[KHTS] – Starting as a small, family-oriented school to support a growing Mandarin-speaking community, the SCV Chinese School now teaches the language to hundreds of Santa Clarita Valley families.
“When we started, most of the students were Chinese families with (Chinese) heritage,” said Jinghong Li, 53, of Santa Clarita. “Now, it’s more mainstream, students with families who recognize the benefits of learning this language and see its future importance.”
Li, who’s the school’s executive director and founding principal, is an engineer by trade who earned a master’s degree at the University of Virginia, came to the Santa Clarita Valley more than 20 years ago to work with 3D printing, after teaching at the University of Dayton.
Li saw the need in his own family as well as others, he said, when he opened the school five years ago.
“We started our thinking with a single target, our kids — I wanted them to learn Chinese,” Li said. “Once we came on and started, a lot of people recognized the value. We recognize the value, as well, to not just targeting the traditional Chinese families.”
Initially a small operation, the school has grown from a handful of students that could have been accommodated by a one-room schoolhouse to more than 600 K-8 students, about 20 high school students and 80 weekend enrollments.

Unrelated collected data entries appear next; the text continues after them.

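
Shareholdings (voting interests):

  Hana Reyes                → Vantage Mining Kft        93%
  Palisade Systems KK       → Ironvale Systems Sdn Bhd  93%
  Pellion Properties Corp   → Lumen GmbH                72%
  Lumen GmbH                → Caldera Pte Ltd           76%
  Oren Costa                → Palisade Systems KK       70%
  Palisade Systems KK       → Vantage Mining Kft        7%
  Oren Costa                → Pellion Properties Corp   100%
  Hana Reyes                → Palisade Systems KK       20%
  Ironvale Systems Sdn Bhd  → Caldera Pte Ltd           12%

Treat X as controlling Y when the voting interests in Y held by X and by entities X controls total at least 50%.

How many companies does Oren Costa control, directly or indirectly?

5

Oren holds 70% of Palisade, so Oren controls Palisade.
Palisade holds 93% of Ironvale, so Oren controls Ironvale.
Oren holds 100% of Pellion, so Oren controls Pellion.
Pellion holds 72% of Lumen, so Oren controls Lumen.
Lumen and Ironvale together hold 76% + 12% = 88% of Caldera, so Oren controls Caldera.
No other company's threshold is met.
Oren controls 5 companies.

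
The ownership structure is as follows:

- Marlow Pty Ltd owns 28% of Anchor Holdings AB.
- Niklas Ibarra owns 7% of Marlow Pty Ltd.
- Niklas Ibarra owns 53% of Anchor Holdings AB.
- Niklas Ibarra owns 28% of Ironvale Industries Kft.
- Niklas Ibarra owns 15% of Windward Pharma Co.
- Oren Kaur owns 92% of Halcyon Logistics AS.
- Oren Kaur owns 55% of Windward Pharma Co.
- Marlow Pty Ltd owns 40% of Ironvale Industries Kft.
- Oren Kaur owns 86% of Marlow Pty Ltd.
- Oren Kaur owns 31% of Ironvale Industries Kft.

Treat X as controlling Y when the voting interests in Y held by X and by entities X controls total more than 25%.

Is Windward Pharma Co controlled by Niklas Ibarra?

No

Niklas holds 28% of Ironvale, so Niklas controls Ironvale.
Niklas holds 53% of Anchor, so Niklas controls Anchor.
In Windward, Niklas's side holds only 15%, not > 25%.
So Niklas does not control Windward.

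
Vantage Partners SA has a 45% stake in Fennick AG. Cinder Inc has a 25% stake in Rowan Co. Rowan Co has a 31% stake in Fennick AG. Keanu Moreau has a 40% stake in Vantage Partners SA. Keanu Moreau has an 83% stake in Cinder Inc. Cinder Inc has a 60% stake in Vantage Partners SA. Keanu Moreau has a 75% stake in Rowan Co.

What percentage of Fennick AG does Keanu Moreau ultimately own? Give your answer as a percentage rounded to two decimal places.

Keanu reaches Fennick along 4 paths.
Via Cinder → Rowan: 83% × 25% × 31% = 6.4325%.
Via Rowan: 75% × 31% = 23.25%.
Via Vantage: 40% × 45% = 18%.
Via Cinder → Vantage: 83% × 60% × 45% = 22.41%.
Total: 6.4325% + 23.25% + 18% + 22.41% = 70.0925%.
Rounded: 70.09%.

70.09%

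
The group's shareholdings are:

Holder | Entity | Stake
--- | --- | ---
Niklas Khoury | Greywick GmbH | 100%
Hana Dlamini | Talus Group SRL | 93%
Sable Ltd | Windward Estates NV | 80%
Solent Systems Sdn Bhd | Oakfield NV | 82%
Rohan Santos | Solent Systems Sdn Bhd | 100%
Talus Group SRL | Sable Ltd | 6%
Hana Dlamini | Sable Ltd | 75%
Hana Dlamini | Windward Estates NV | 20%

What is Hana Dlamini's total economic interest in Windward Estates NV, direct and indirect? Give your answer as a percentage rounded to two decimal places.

84.46%

Hana reaches Windward along 3 paths.
Via Talus → Sable: 93% × 6% × 80% = 4.464%.
Via Sable: 75% × 80% = 60%.
Direct stake: 20% = 20%.
Total: 4.464% + 60% + 20% = 84.464%.
Rounded: 84.46%.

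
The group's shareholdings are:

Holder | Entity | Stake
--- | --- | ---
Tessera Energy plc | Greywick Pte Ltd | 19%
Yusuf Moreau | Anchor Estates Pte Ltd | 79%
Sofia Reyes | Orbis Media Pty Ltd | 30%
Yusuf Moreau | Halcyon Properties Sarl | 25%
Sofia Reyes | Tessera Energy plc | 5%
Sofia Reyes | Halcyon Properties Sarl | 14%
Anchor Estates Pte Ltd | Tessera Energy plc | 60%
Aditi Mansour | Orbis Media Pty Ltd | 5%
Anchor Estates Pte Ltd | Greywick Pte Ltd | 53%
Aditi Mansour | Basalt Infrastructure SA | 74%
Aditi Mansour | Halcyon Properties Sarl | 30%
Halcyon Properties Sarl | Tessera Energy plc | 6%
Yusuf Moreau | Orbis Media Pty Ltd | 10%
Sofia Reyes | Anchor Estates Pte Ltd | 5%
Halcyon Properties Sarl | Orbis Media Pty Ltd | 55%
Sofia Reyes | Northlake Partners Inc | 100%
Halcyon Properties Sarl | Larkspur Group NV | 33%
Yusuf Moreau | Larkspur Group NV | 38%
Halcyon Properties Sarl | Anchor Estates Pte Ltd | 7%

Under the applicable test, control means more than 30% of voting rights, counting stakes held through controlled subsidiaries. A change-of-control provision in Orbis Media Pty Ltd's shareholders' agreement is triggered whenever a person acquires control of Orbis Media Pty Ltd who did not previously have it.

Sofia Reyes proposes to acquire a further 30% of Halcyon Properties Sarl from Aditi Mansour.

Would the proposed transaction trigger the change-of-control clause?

The purchase adds only to Sofia's holdings (Aditi's stake shrinks), so Sofia is the only person who could newly come to control Orbis.
Sofia holds 100% of Northlake, so Sofia controls Northlake.
In Orbis, Sofia's side holds only 30%, not > 30%.
So before the transaction, Sofia does not control Orbis.
After the purchase, Sofia's direct stake in Halcyon rises to 14% + 30% = 44%, and Aditi's stake falls to 0%.
Sofia holds 44% of Halcyon, so Sofia controls Halcyon.
Halcyon and Sofia together hold 55% + 30% = 85% of Orbis, so Sofia controls Orbis.
Sofia did not control Orbis before and does after, so the clause is triggered.

Yes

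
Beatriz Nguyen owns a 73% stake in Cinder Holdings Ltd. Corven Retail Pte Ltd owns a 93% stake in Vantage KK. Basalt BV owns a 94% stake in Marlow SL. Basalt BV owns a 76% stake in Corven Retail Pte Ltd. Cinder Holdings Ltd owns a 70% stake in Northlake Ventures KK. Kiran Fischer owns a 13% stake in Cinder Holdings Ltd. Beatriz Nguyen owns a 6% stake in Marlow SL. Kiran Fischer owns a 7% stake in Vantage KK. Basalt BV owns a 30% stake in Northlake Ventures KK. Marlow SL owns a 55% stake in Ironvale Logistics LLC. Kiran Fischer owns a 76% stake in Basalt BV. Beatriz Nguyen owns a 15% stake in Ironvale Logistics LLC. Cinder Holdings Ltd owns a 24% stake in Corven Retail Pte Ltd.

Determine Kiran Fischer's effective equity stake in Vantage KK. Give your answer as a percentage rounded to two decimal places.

63.62%

Kiran reaches Vantage along 3 paths.
Direct stake: 7% = 7%.
Via Cinder → Corven: 13% × 24% × 93% = 2.9016%.
Via Basalt → Corven: 76% × 76% × 93% = 53.7168%.
Total: 7% + 2.9016% + 53.7168% = 63.6184%.
Rounded: 63.62%.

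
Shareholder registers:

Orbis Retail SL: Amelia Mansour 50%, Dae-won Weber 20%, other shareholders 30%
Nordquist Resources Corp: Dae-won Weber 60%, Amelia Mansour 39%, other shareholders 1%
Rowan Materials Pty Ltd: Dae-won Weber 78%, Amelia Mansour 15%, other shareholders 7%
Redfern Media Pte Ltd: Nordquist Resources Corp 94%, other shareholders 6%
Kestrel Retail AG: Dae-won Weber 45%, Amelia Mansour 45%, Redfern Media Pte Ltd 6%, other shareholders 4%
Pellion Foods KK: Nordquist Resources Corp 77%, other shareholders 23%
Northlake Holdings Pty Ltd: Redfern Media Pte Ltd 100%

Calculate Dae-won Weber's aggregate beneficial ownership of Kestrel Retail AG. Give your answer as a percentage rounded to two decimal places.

48.38%

Dae-won reaches Kestrel along 2 paths.
Direct stake: 45% = 45%.
Via Nordquist → Redfern: 60% × 94% × 6% = 3.384%.
Total: 45% + 3.384% = 48.384%.
Rounded: 48.38%.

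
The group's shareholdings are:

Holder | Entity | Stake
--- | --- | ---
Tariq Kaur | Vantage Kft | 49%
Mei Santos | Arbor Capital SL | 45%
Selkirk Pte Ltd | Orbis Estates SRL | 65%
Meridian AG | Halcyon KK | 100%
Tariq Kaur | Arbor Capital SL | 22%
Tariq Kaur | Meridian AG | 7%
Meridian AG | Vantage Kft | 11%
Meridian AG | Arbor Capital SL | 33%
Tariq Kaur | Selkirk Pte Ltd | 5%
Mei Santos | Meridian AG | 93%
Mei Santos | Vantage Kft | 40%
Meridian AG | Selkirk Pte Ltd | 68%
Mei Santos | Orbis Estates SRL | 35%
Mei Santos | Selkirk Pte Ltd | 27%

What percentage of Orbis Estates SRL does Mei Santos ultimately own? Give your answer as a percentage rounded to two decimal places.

93.66%

Mei reaches Orbis along 3 paths.
Direct stake: 35% = 35%.
Via Selkirk: 27% × 65% = 17.55%.
Via Meridian → Selkirk: 93% × 68% × 65% = 41.106%.
Total: 35% + 17.55% + 41.106% = 93.656%.
Rounded: 93.66%.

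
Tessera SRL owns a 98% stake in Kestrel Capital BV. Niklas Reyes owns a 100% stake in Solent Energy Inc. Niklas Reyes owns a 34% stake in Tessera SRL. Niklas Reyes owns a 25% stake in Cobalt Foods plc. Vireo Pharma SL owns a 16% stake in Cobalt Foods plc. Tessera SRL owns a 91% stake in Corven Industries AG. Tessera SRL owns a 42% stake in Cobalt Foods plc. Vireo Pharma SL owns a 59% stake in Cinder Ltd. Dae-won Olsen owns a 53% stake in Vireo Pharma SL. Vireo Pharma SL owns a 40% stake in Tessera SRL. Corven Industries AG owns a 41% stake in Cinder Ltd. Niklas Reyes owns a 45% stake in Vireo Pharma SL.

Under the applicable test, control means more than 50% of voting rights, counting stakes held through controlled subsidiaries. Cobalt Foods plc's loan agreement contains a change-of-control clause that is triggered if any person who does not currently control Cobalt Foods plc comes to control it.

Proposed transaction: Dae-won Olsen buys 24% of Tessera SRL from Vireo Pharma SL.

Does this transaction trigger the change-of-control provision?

No

The purchase adds only to Dae-won's holdings (Vireo's stake shrinks), so Dae-won is the only person who could newly come to control Cobalt.
Dae-won holds 53% of Vireo, so Dae-won controls Vireo.
Vireo holds 59% of Cinder, so Dae-won controls Cinder.
In Cobalt, Dae-won's side holds only 16%, not > 50%.
So before the transaction, Dae-won does not control Cobalt.
After the purchase, Dae-won holds 24% of Tessera directly, and Vireo's stake falls to 16%.
Dae-won's side now holds 16% + 24% = 40% of Tessera, not > 50%, so Dae-won still does not control Tessera.
After the transaction, Dae-won's side holds 16% of Cobalt, not > 50%, so Dae-won still does not control Cobalt.
No new person acquires control, so the clause is not triggered.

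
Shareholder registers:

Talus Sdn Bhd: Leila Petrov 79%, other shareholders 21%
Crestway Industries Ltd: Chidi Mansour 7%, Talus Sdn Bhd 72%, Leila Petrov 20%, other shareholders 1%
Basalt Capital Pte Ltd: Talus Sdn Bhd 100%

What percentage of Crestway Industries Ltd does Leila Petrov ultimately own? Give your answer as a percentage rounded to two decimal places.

Leila reaches Crestway along 2 paths.
Via Talus: 79% × 72% = 56.88%.
Direct stake: 20% = 20%.
Total: 56.88% + 20% = 76.88%.

76.88%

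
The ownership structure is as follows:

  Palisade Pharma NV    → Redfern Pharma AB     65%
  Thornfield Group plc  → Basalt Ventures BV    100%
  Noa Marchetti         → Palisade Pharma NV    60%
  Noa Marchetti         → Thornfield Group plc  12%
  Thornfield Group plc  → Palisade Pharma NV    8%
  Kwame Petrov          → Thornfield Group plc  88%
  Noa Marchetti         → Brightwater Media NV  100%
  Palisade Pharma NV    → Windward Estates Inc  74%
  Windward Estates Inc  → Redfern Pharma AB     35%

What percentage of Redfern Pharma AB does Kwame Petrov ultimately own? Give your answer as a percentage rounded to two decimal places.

Kwame reaches Redfern along 2 paths.
Via Thornfield → Palisade: 88% × 8% × 65% = 4.576%.
Via Thornfield → Palisade → Windward: 88% × 8% × 74% × 35% = 1.82336%.
Total: 4.576% + 1.82336% = 6.39936%.
Rounded: 6.40%.

6.40%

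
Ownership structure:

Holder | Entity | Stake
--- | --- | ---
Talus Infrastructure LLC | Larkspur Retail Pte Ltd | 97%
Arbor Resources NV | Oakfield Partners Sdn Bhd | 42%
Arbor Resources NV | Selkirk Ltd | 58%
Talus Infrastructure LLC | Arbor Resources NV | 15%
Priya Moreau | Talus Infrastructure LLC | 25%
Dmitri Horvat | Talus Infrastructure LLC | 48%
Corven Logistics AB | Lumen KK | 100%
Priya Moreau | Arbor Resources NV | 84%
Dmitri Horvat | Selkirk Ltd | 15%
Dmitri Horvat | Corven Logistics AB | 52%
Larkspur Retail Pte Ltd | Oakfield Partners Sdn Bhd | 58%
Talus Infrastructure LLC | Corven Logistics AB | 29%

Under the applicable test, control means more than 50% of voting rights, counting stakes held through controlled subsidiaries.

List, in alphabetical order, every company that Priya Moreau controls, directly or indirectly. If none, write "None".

Arbor Resources NV, Selkirk Ltd

Priya holds 84% of Arbor, so Priya controls Arbor.
Arbor holds 58% of Selkirk, so Priya controls Selkirk.
No other company's threshold is met.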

“Since (2009), we’ve gone through a lot of process to make our program more professional,” Li said, discussing the school’s growth. It now operates at 28141 Kelly Johnson Parkway in Santa Clarita.
Part of that has included a six-year accreditation by Western Association of Schools and Colleges, the longest attainable, and approval from the College Board, which certifies Advanced Placement classes.
Students are able to learn the language by taking the instruction in their spare time on the weekend, and they’re also able to gain credit through the William S Hart Union High School District for their language requirement, Li said. There’s also a partnership with the Albert Einstein Academy for the Letters, Arts and Sciences, which offers courses on AEALAS’s Agua Dulce campus.
The courses offered are intended to keep the cost low, Li said, because the language is requires a significant time investment.
“Learning the language is a long process,” Li said, “we don’t want it to be a financial burden. If you want to quit it’s because you gave up, not because of the cost.”
The cost of the courses work out to about $6 per hour for students, but that’s not Li’s concern, he said. He didn’t start the school as a profit center, nor is it meant to be a source of income — its only intention is to spread Mandarin.
“We also have a different approach because learning the language is not easy,” he said, noting the program also is intended to be fun and educational, to try to keep children interested in the challenge of learning Chinese. “The teachers work here for the dedication, for their love of the language.”